The beautiful thing about truth is that any change made in our being now, changes the past and future as well because it’s all one consciousness.   As such, there’s never a need to condemn ourselves for things we feel we wished we had done, because we can always agree to be new now.

I thought I would share a few of the things that I’ve learned over the years in being consciously aware of myself while caring for children.

First.  I learned that if I’m not present and fully aware of myself in any unwanted moment with a child, the unconscious past reactive self is always there to dominate and resist the moment on my behalf.  Whatever was unconsciously learned by me as a response to similar unwanted moments, is instantaneously there not only to resist the moment, but to fill me with reasons why people and events are the way they are.  Basically, it is there to talk me through the moment so that I won’t remain in the moment long enough to see its duplicitous guidance. That is how the past carries forward from generation to generation.

Second.  I learned that whether I was buttoning a coat for a toddler, changing a baby’s diaper, helping a child get dressed, or simply wiping their face after lunch, if I’m not attentive in the moment, there is always a certain force applied to my action.  No true gentleness and care, just an act of violence, albeit subtle, which creates a certain second force in a child.  By second force I mean, an unconscious action of force taken triggers an unconscious reaction and automatic identification in another.  This is always happening when we aren’t aware of ourselves.

I noticed one day when I was working to untwist a car seatbelt, that the child in that seat was deeply looking at me.  Something in her was memorizing and recording everything I was doing, taking all of it in.  My tense jaw, my squinted eyes – the negative energy that was the result of being identified with the nature of frustration.   All of it was being absorbed by her and she knew not what was taking place.  It woke me up in that moment wherein from that point on, I realized how I had to truly work hard to be aware of myself all the time around these children, or my negative patterns became theirs.

Third.  I learned that I had to put the brakes on, meaning, I had to intentionally slow myself down.  The past patterns in me that I was used to living my life from were strongly in the forefront of my life always working to push me through the moment to “make the straight places crooked”.  In slowing down, I am able to become aware of the pressure of that part of myself which allows me to wait and watch instead of instantaneously react.

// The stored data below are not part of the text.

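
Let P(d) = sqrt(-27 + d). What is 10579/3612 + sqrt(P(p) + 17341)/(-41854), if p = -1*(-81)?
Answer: 10579/3612 - sqrt(17341 + 3*sqrt(6))/41854 ≈ 2.9257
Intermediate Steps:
p = 81
10579/3612 + sqrt(P(p) + 17341)/(-41854) = 10579/3612 + sqrt(sqrt(-27 + 81) + 17341)/(-41854) = 10579*(1/3612) + sqrt(sqrt(54) + 17341)*(-1/41854) = 10579/3612 + sqrt(3*sqrt(6) + 17341)*(-1/41854) = 10579/3612 + sqrt(17341 + 3*sqrt(6))*(-1/41854) = 10579/3612 - sqrt(17341 + 3*sqrt(6))/41854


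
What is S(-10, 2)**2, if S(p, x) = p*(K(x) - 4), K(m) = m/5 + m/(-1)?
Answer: 3136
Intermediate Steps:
K(m) = -4*m/5 (K(m) = m*(1/5) + m*(-1) = m/5 - m = -4*m/5)
S(p, x) = p*(-4 - 4*x/5) (S(p, x) = p*(-4*x/5 - 4) = p*(-4 - 4*x/5))
S(-10, 2)**2 = (-4/5*(-10)*(5 + 2))**2 = (-4/5*(-10)*7)**2 = 56**2 = 3136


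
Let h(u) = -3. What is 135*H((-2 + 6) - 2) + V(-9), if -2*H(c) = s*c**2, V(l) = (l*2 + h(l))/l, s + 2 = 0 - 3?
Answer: 4057/3 ≈ 1352.3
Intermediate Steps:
s = -5 (s = -2 + (0 - 3) = -2 - 3 = -5)
V(l) = (-3 + 2*l)/l (V(l) = (l*2 - 3)/l = (2*l - 3)/l = (-3 + 2*l)/l)
H(c) = 5*c**2/2 (H(c) = -(-5)*c**2/2 = 5*c**2/2)
135*H((-2 + 6) - 2) + V(-9) = 135*(5*((-2 + 6) - 2)**2/2) + (2 - 3/(-9)) = 135*(5*(4 - 2)**2/2) + (2 - 3*(-1/9)) = 135*((5/2)*2**2) + (2 + 1/3) = 135*((5/2)*4) + 7/3 = 135*10 + 7/3 = 1350 + 7/3 = 4057/3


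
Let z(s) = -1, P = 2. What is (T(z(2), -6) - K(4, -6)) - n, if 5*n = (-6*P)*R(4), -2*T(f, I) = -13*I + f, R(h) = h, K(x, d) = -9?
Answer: -199/10 ≈ -19.900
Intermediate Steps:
T(f, I) = -f/2 + 13*I/2 (T(f, I) = -(-13*I + f)/2 = -(f - 13*I)/2 = -f/2 + 13*I/2)
n = -48/5 (n = (-6*2*4)/5 = (-12*4)/5 = (1/5)*(-48) = -48/5 ≈ -9.6000)
(T(z(2), -6) - K(4, -6)) - n = ((-1/2*(-1) + (13/2)*(-6)) - 1*(-9)) - 1*(-48/5) = ((1/2 - 39) + 9) + 48/5 = (-77/2 + 9) + 48/5 = -59/2 + 48/5 = -199/10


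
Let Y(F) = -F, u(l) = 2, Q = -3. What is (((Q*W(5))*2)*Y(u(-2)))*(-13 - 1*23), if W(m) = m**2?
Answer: -10800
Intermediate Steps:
(((Q*W(5))*2)*Y(u(-2)))*(-13 - 1*23) = ((-3*5**2*2)*(-1*2))*(-13 - 1*23) = ((-3*25*2)*(-2))*(-13 - 23) = (-75*2*(-2))*(-36) = -150*(-2)*(-36) = 300*(-36) = -10800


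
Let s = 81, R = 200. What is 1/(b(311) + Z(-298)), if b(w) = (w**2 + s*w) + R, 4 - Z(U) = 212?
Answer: 1/121904 ≈ 8.2032e-6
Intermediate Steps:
Z(U) = -208 (Z(U) = 4 - 1*212 = 4 - 212 = -208)
b(w) = 200 + w**2 + 81*w (b(w) = (w**2 + 81*w) + 200 = 200 + w**2 + 81*w)
1/(b(311) + Z(-298)) = 1/((200 + 311**2 + 81*311) - 208) = 1/((200 + 96721 + 25191) - 208) = 1/(122112 - 208) = 1/121904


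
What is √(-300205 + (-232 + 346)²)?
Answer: I*√287209 ≈ 535.92*I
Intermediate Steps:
√(-300205 + (-232 + 346)²) = √(-300205 + 114²) = √(-300205 + 12996) = √(-287209) = I*√287209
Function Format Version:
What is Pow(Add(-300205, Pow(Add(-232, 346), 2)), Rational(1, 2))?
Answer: Mul(I, Pow(287209, Rational(1, 2))) ≈ Mul(535.92, I)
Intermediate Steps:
Pow(Add(-300205, Pow(Add(-232, 346), 2)), Rational(1, 2)) = Pow(Add(-300205, Pow(114, 2)), Rational(1, 2)) = Pow(Add(-300205, 12996), Rational(1, 2)) = Pow(-287209, Rational(1, 2)) = Mul(I, Pow(287209, Rational(1, 2)))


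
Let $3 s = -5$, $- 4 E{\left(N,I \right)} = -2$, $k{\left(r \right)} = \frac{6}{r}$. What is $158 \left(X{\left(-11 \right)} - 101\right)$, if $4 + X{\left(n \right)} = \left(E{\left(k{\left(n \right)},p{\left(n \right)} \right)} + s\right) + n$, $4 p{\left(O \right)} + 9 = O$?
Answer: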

Lastly, I learned one of the best things I can do for a child is to immediately start over in any moment where I miss the mark.  By starting over, coming back to the present moment, I am able to be aware of any “carry-overs” of resentment or guilt that always try to dominate the moment with their pressure and prodding after the fact.

All in all, I became acutely aware that there is some mechanism in each human being that unconsciously records everything when we aren’t attentive in the moment.  That mechanism in your child is recording all the time as well in everything you do and say.

That’s not something to be feared, it’s something useful to remember because it helps you in your wish to be present in each and every interaction with your child the best you are able to be.

As we work, we see that we need God’s help in staying present.  The more we see and admit our helplessness, the more help from God we will receive.  In other words, agreeing to surrender to God in that helplessness, is the same as our invitation to him to live his life through us.

He’s always with us, but there’s “no room at the inn”, no room for God’s presence, when we are filled with the will of ourselves and our beliefs that we in and of ourselves can do anything.  We need to give up that self and its will.  Then and only then can the Spirit of God be made manifest in our lives.